In the township, the population was spread out with 21.8% under the age of 18, 7.8% from 18 to 24, 22.1% from 25 to 44, 31.0% from 45 to 64, and 17.3% who were 65 years of age or older. The median age was 44.2 years. For every 100 females there were 96.0 males. For every 100 females ages 18 and old there were 94.7 males.

The Census Bureau's 2006-2010 American Community Survey showed that (in 2010 inflation-adjusted dollars) median household income was $66,384 (with a margin of error of +/- $3,808) and the median family income was $72,969 (+/- $7,867). Males had a median income of $46,964 (+/- $6,435) versus $43,083 (+/- $8,815) for females. The per capita income for the borough was $27,325 (+/- $2,057). about 0.0% of families and 1.8% of the population were below the poverty line, including 0.0% of those under age 18 and 3.0% of those age 65 or over.

Census 2000

As of the 2000 United States Census there were 1,851 people, 693 households, and 537 families residing in the township. The population density was 39.6 people per square mile (15.3/km²). There were 730 housing units at an average density of 15.6 per square mile (6.0/km²). The racial makeup of the township was 96.38% White, 2.16% African American, 0.11% Native American, 0.65% Asian, 0.16% from other races, and 0.54% from two or more races. Hispanic or Latino of any race were 0.49% of the population.

There were 693 households out of which 31.7% had children under the age of 18 living with them, 66.7% were married couples living together, 7.5% had a female householder with no husband present, and 22.4% were non-families. 18.2% of all households were made up of individuals and 8.9% had someone living alone who was 65 years of age or older. The average household size was 2.67 and the average family size was 3.00.

In the township the population was spread out with 24.4% under the age of 18, 6.2% from 18 to 24, 29.3% from 25 to 44, 26.1% from 45 to 64, and 13.9% who were 65 years of age or older. The median age was 40 years. For every 100 females there were 93.4 males. For every 100 females age 18 and over, there were 94.2 males.
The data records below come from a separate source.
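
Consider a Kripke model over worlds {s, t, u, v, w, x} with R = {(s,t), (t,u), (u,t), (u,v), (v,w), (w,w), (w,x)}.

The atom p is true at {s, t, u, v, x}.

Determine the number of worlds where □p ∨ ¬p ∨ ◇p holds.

s: □p ∨ ¬p is T, ◇p is T. ✓
t: □p ∨ ¬p is T, ◇p is T. ✓
u: □p ∨ ¬p is T, ◇p is T. ✓
v: □p ∨ ¬p is F, ◇p is F. ✗
w: □p ∨ ¬p is T, ◇p is T. ✓
x: □p ∨ ¬p is T, ◇p is F. ✓
Satisfying worlds: {s, t, u, w, x}.

5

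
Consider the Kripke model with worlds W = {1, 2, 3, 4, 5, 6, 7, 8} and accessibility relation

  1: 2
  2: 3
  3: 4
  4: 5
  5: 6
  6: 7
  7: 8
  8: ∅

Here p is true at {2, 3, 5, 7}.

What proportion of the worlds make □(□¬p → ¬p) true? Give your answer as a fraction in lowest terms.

1: successors {2}; □¬p → ¬p there: 2:T. ✓
2: successors {3}; □¬p → ¬p there: 3:F. ✗
3: successors {4}; □¬p → ¬p there: 4:T. ✓
4: successors {5}; □¬p → ¬p there: 5:F. ✗
5: successors {6}; □¬p → ¬p there: 6:T. ✓
6: successors {7}; □¬p → ¬p there: 7:F. ✗
7: successors {8}; □¬p → ¬p there: 8:T. ✓
8: no successors, so □(□¬p → ¬p) holds vacuously. ✓
That's 5 of 8 worlds, so 5/8.

5/8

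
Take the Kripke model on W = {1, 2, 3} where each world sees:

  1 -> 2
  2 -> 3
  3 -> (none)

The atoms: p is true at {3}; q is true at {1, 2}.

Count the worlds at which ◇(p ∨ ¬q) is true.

1: successors {2}; p ∨ ¬q there: 2:F. ✗
2: successors {3}; p ∨ ¬q there: 3:T. ✓
3: no successors, so ◇(p ∨ ¬q) fails. ✗
Satisfying worlds: {2}.

1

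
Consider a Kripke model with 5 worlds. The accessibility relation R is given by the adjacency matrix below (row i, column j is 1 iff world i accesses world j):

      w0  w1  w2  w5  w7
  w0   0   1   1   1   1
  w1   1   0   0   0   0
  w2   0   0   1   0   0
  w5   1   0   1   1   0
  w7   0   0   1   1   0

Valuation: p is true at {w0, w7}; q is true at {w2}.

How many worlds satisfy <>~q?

w0: successors {w1, w2, w5, w7}; ~q there: w1:T, w2:F, w5:T, w7:T. ✓
w1: successors {w0}; ~q there: w0:T. ✓
w2: successors {w2}; ~q there: w2:F. ✗
w5: successors {w0, w2, w5}; ~q there: w0:T, w2:F, w5:T. ✓
w7: successors {w2, w5}; ~q there: w2:F, w5:T. ✓
Satisfying worlds: {w0, w1, w5, w7}.

4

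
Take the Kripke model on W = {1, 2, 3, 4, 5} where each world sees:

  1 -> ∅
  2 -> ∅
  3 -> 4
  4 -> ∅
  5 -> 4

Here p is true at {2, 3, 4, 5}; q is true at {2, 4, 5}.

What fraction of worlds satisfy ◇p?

2/5

1: no successors, so ◇p fails. ✗
2: no successors, so ◇p fails. ✗
3: successors {4}; p there: 4:T. ✓
4: no successors, so ◇p fails. ✗
5: successors {4}; p there: 4:T. ✓
That's 2 of 5 worlds, so 2/5.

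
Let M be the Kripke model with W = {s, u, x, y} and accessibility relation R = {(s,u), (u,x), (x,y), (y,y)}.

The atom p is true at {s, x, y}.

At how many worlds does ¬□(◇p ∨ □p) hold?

s: □(◇p ∨ □p) is T. ✗
u: □(◇p ∨ □p) is T. ✗
x: □(◇p ∨ □p) is T. ✗
y: □(◇p ∨ □p) is T. ✗
Satisfying worlds: ∅.

0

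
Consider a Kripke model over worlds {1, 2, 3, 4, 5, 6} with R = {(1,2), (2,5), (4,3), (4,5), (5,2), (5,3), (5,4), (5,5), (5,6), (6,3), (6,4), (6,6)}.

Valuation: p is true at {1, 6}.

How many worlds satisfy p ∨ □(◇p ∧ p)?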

The median income for a household in the township was $55,078, and the median income for a family was $59,653. Males had a median income of $44,081 versus $30,313 for females. The per capita income for the township was $21,962. About 4.2% of families and 7.3% of the population were below the poverty line, including 14.7% of those under age 18 and 3.1% of those age 65 or over.

Transportation

As of May 2010, the township had a total of 49.78 miles (80.11 km) of roadways, of which 27.18 miles (43.74 km) were maintained by the municipality and 22.60 miles (36.37 km) by Salem County.

The only major roads that pass through are 600-series county routes.

Route 45 and Route 49 are accessible in neighboring municipalities. The closest limited access roads are two towns away which include Interstate 295 and the New Jersey Turnpike in Pennsville Township.